Key Points

In the pursuit of more effective giving, the nonprofit sector has been increasingly advocating for foundations to take on more risk in their grantmaking. This article investigates the risk experience in the charitable funding process and the approaches taken to mitigate unwanted risks. Failure to adequately manage such risks can negatively influence the legacy of a foundation and the effectiveness of the programs and projects it funds.

Particularly, this article contributes to the improvement of managing the risks that arise in the grantmaking process by identifying those key risks faced by different types of foundations, thus helping to prioritize the limited resources that many grantmakers have at their disposal. These findings are thought to extend beyond the Australian context to other jurisdictions with similar regulatory constraints.

This study addresses grant risk across various types of foundation settings and explores it across two common approaches to grantmaking: an open approach, whereby the foundations invite applications for funding; and a closed approach, whereby foundations conduct their own search for suitable interventions to fund. Findings are based on 34 interviews with Australian foundation directors and grant staff; 11 grant risk types are identified, grouped into four grant risk categories. While management or execution risks were seen to be of major concern to grantmakers, assessment risks and internal risks were also a significant source of decision uncertainty within most type of foundations. Furthermore, two main mechanisms — principal-agent theory and bounded rationality — are shown to dominate the causal link between varying foundation contexts and differing experiences with grant risks.
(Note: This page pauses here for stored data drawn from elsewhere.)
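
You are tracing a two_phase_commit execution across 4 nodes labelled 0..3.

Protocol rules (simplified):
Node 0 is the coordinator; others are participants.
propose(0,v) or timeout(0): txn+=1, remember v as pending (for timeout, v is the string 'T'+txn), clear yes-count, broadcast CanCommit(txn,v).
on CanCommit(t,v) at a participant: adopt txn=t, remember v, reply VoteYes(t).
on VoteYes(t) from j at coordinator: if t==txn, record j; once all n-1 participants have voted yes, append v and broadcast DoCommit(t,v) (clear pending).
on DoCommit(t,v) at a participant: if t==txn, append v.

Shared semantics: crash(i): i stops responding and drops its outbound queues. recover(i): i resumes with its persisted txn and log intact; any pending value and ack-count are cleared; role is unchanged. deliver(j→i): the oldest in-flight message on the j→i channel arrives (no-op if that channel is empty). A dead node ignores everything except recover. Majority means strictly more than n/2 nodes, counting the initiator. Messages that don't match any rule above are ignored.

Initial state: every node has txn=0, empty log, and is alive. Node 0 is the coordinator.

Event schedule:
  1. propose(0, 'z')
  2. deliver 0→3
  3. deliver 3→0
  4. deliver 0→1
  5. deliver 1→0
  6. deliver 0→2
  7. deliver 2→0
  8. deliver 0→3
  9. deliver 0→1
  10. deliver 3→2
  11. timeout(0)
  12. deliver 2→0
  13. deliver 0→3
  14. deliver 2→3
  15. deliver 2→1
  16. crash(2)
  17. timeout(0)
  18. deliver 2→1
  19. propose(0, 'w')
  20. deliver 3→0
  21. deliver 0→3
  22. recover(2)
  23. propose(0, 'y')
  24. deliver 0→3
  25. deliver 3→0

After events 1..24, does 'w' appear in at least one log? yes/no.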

Overall, this article furthers the understanding of organizational risk by identifying and categorizing the risk types and factors that occur in the grantmaking process. This is a valuable contribution to both organizational risk theory and philanthropic risk theory: The research develops a framework for understanding risk beyond the for-profit space and into the nonprofit arena and serves as a guide for further exploration of risks in philanthropy, removing conflicts in terminologies and providing a structure for more in-depth analysis.